British three-engined biplane bomber

The de Havilland DH.72 was a large British three-engined biplane bomber, designed as a Vickers Virginia replacement. It did not go into production.

==Development==

Air Ministry specification B.22/27 was for a Vickers Virginia night bomber replacement and de Havilland obtained an order for a single prototype. The DH.72 was begun as a scaled-up and militarized version of their successful Hercules three-engined biplane airliner. It took a long time to build – about three years – partly because the contract called for duralumin clad wings and de Havilland were not familiar with metal construction methods, and partly because the Air Ministry required a nose gunner's position, which required the central engine of the Hercules to be moved to the upper wing. The aircraft was completed by Gloster's at Brockworth, with whom de Havilland had a military aircraft manufacturing agreement, fitted with three 595 hp (444 kW) Bristol Jupiter XFS radial engines.
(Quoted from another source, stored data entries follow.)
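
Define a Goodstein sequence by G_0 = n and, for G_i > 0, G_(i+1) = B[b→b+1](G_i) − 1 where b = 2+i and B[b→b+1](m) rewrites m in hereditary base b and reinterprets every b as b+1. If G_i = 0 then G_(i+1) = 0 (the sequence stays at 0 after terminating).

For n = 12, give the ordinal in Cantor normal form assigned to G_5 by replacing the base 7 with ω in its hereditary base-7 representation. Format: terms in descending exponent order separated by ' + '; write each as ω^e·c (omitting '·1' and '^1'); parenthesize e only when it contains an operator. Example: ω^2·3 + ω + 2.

ω^(ω + 1) + ω^2·2 + ω + 4

base 2: 12 = 2^(2 + 1) + 2^2; at 3: 3^(3 + 1) + 3^3 = 108; next = 107
base 3: 107 = 3^(3 + 1) + 2·3^2 + 2·3 + 2; at 4: 4^(4 + 1) + 2·4^2 + 2·4 + 2 = 1066; next = 1065
base 4: 1065 = 4^(4 + 1) + 2·4^2 + 2·4 + 1; at 5: 5^(5 + 1) + 2·5^2 + 2·5 + 1 = 15686; next = 15685
base 5: 15685 = 5^(5 + 1) + 2·5^2 + 2·5; at 6: 6^(6 + 1) + 2·6^2 + 2·6 = 280020; next = 280019
base 6: 280019 = 6^(6 + 1) + 2·6^2 + 6 + 5; at 7: 7^(7 + 1) + 2·7^2 + 7 + 5 = 5764911; next = 5764910
base 7: 5764910 = 7^(7 + 1) + 2·7^2 + 7 + 4; at 8: 8^(8 + 1) + 2·8^2 + 8 + 4 = 134217868; next = 134217867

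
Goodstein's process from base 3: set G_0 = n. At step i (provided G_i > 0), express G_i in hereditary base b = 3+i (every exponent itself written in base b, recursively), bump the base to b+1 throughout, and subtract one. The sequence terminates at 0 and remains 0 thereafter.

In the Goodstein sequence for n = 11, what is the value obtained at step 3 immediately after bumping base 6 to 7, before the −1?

(0) 11|_3 = 3^2 + 2 ↦ 4^2 + 2|_4 = 18 ⇒ 17
(1) 17|_4 = 4^2 + 1 ↦ 5^2 + 1|_5 = 26 ⇒ 25
(2) 25|_5 = 5^2 ↦ 6^2|_6 = 36 ⇒ 35

40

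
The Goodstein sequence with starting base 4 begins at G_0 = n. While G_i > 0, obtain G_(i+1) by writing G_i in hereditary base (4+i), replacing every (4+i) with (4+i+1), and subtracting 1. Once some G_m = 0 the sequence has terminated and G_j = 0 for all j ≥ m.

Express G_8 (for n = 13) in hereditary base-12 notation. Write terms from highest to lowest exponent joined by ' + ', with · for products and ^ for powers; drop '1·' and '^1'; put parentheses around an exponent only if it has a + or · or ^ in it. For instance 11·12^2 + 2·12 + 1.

G_0=13  [base 4] 3·4 + 1  →[4↦5]→  3·5 + 1 = 16  −1 ⇒ G_1=15
G_1=15  [base 5] 3·5  →[5↦6]→  3·6 = 18  −1 ⇒ G_2=17
G_2=17  [base 6] 2·6 + 5  →[6↦7]→  2·7 + 5 = 19  −1 ⇒ G_3=18
G_3=18  [base 7] 2·7 + 4  →[7↦8]→  2·8 + 4 = 20  −1 ⇒ G_4=19
G_4=19  [base 8] 2·8 + 3  →[8↦9]→  2·9 + 3 = 21  −1 ⇒ G_5=20
G_5=20  [base 9] 2·9 + 2  →[9↦10]→  2·10 + 2 = 22  −1 ⇒ G_6=21
G_6=21  [base 10] 2·10 + 1  →[10↦11]→  2·11 + 1 = 23  −1 ⇒ G_7=22
G_7=22  [base 11] 2·11  →[11↦12]→  2·12 = 24  −1 ⇒ G_8=23

12 + 11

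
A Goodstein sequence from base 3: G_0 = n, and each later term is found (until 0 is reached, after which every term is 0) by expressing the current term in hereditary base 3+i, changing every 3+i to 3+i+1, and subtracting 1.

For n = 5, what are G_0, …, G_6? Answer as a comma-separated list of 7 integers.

G_0 = 5. HB_3(5) = 3 + 2. Bump = 6. G_1 = 5.
G_1 = 5. HB_4(5) = 4 + 1. Bump = 6. G_2 = 5.
G_2 = 5. HB_5(5) = 5. Bump = 6. G_3 = 5.
G_3 = 5. HB_6(5) = 5. Bump = 5. G_4 = 4.
G_4 = 4. HB_7(4) = 4. Bump = 4. G_5 = 3.
G_5 = 3. HB_8(3) = 3. Bump = 3. G_6 = 2.

5, 5, 5, 5, 4, 3, 2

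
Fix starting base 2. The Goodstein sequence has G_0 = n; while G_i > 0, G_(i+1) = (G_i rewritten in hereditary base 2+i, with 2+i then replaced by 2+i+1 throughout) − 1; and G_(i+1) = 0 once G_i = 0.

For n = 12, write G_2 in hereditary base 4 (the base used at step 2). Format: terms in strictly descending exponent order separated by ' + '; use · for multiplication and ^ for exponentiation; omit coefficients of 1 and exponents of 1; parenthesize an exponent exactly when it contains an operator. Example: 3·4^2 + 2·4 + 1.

4^(4 + 1) + 2·4^2 + 2·4 + 1

[0] 12 ≡ 2^(2 + 1) + 2^2 (base 2). Lift 3: 108. −1: 107.
[1] 107 ≡ 3^(3 + 1) + 2·3^2 + 2·3 + 2 (base 3). Lift 4: 1066. −1: 1065.
[2] 1065 ≡ 4^(4 + 1) + 2·4^2 + 2·4 + 1 (base 4). Lift 5: 15686. −1: 15685.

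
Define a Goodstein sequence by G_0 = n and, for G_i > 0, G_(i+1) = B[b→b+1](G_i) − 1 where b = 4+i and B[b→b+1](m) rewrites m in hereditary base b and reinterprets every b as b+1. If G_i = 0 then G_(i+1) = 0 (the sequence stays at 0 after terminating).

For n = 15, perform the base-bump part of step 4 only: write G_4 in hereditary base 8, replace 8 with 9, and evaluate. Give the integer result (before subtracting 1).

G_0 = 15. HB_4(15) = 3·4 + 3. Bump = 18. G_1 = 17.
G_1 = 17. HB_5(17) = 3·5 + 2. Bump = 20. G_2 = 19.
G_2 = 19. HB_6(19) = 3·6 + 1. Bump = 22. G_3 = 21.
G_3 = 21. HB_7(21) = 3·7. Bump = 24. G_4 = 23.
G_4 = 23. HB_8(23) = 2·8 + 7. Bump = 25. G_5 = 24.

25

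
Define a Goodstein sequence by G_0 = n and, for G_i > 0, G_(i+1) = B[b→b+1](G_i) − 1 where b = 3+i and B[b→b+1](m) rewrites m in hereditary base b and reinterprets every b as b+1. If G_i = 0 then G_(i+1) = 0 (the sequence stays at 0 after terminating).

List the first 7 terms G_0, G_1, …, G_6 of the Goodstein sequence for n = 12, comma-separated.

12, 19, 27, 37, 49, 63, 69

base 3: 12 = 3^2 + 3; at 4: 4^2 + 4 = 20; next = 19
base 4: 19 = 4^2 + 3; at 5: 5^2 + 3 = 28; next = 27
base 5: 27 = 5^2 + 2; at 6: 6^2 + 2 = 38; next = 37
base 6: 37 = 6^2 + 1; at 7: 7^2 + 1 = 50; next = 49
base 7: 49 = 7^2; at 8: 8^2 = 64; next = 63
base 8: 63 = 7·8 + 7; at 9: 7·9 + 7 = 70; next = 69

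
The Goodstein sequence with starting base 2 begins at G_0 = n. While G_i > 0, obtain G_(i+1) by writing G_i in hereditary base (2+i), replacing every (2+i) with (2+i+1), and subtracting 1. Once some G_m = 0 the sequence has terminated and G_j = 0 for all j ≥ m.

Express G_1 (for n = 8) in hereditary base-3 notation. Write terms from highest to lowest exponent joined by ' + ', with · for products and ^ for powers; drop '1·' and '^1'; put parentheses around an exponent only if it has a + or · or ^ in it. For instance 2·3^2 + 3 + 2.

2·3^3 + 2·3^2 + 2·3 + 2

G_0 = 8. HB_2(8) = 2^(2 + 1). Bump = 81. G_1 = 80.
G_1 = 80. HB_3(80) = 2·3^3 + 2·3^2 + 2·3 + 2. Bump = 554. G_2 = 553.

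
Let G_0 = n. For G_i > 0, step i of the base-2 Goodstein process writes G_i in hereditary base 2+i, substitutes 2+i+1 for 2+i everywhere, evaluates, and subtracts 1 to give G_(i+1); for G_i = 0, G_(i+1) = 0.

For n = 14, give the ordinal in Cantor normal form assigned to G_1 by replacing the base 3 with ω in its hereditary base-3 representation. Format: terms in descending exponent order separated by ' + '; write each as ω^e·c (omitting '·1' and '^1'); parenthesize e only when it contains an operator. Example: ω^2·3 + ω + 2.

[0] 14 ≡ 2^(2 + 1) + 2^2 + 2 (base 2). Lift 3: 111. −1: 110.
[1] 110 ≡ 3^(3 + 1) + 3^3 + 2 (base 3). Lift 4: 1282. −1: 1281.

ω^(ω + 1) + ω^ω + 2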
Like the Hercules, the DH.72 had unswept, unstaggered parallel chord wings of equal span. The new aircraft's span, though, was 19.5% bigger and the wings were of three rather than two-bay construction. There were ailerons on both wings and slots on the upper ones. To provide clearance for the propeller of the central engine, the upper wing was high above the fuselage; the lower wing was attached about one third the way up the fuselage side. The outer engines were mounted on the upper side of the lower wing, just inboard of the first interplane struts. Below them were pairs of well-spaced wheels forming a widetrack undercarriage. These were braced to the fuselage, leaving a clear underside for the fitting of bomb racks. Unlike the Hercules, the DH.72 had a monoplane tail unit but retained the twin fins. Rudder and elevators were balanced, the horns of the latter projecting well beyond the fixed surfaces. The elevators were split and the rear gunner sat between them in the extreme tail. The fuselage was flat-sided, with a door just aft of the wings and an internal cabin with a pair of windows just forward of the propellers. The pilots' open cockpit was well forward, with the front gunner below them in the nose.

The DH.72 first flew on 27 July 1931, and visited RAE Farnborough in mid-November before going on to competitive trials at RAF Martlesham Heath. There, one of its competitors was the Boulton Paul P.32. Neither aircraft received a production order and only one DH.72 was built.